At this point—just as after a conflict between winds and waves there sometimes comes a sudden calm and the serenity of sunshine—the turmoil of her mind was stilled all at once, and she saw clearly. She lifted up her head and said aloud—

"'What shall it profit a man, if he shall gain the whole world, and lose his own soul?' Lord, forgive me! I was arguing on the devil's side every bit as much as that poor creature, Mrs. Dormer-Smith. And without her excuse of knowing no better! The whole thing is plain enough. If May could bring herself to care for the man—and such unlikely things happen in that line that one daren't say it's downright impossible!—she'd do right to marry him; if not, she'd do wrong. And that's all about it."

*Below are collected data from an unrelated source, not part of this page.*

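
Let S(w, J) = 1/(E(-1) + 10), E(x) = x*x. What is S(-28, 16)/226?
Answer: 1/2486 ≈ 0.00040225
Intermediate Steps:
E(x) = x**2
S(w, J) = 1/11 (S(w, J) = 1/((-1)**2 + 10) = 1/(1 + 10) = 1/11)
S(-28, 16)/226 = (1/11)/226 = (1/11)*(1/226) = 1/2486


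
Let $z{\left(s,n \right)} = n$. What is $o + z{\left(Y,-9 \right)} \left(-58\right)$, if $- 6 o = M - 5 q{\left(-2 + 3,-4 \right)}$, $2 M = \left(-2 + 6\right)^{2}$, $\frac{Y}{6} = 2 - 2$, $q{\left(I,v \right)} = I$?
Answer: $\frac{1043}{2} \approx 521.5$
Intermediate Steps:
$Y = 0$ ($Y = 6 \left(2 - 2\right) = 6 \cdot 0 = 0$)
$M = 8$ ($M = \frac{\left(-2 + 6\right)^{2}}{2} = \frac{4^{2}}{2} = \frac{1}{2} \cdot 16 = 8$)
$o = - \frac{1}{2}$ ($o = - \frac{8 - 5 \left(-2 + 3\right)}{6} = - \frac{8 - 5}{6} = \left(- \frac{1}{6}\right) 3 = - \frac{1}{2} \approx -0.5$)
$o + z{\left(Y,-9 \right)} \left(-58\right) = - \frac{1}{2} - -522 = - \frac{1}{2} + 522 = \frac{1043}{2}$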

Here, at least, was a firm foothold. And having struggled out of the quagmire, Mrs. Dobbs was able to consider the other subject of Mr. Bragg's talk with her—the rumour that Captain Cheffington had married again. If it were true, and, above all, if his new wife were such a one as Mr. Bragg had described, there was a new source of anxiety as to May's future.

As she was meditating on this point, Jo Weatherhead returned, eager to hear all about her interview with Bragg, and to impart to her something he had just heard himself. Mrs. Dobbs was glad to be able to feed Jo's hungry curiosity by telling him the reports about her son-in-law, since she could not betray Mr. Bragg's confidence respecting May. She found that he had been hearing a version of them from Mr. Simpson, whom he had met in the road. Valli's utterances at Miss Piper's supper-table had already revived all kinds of obsolete gossip about Captain Cheffington.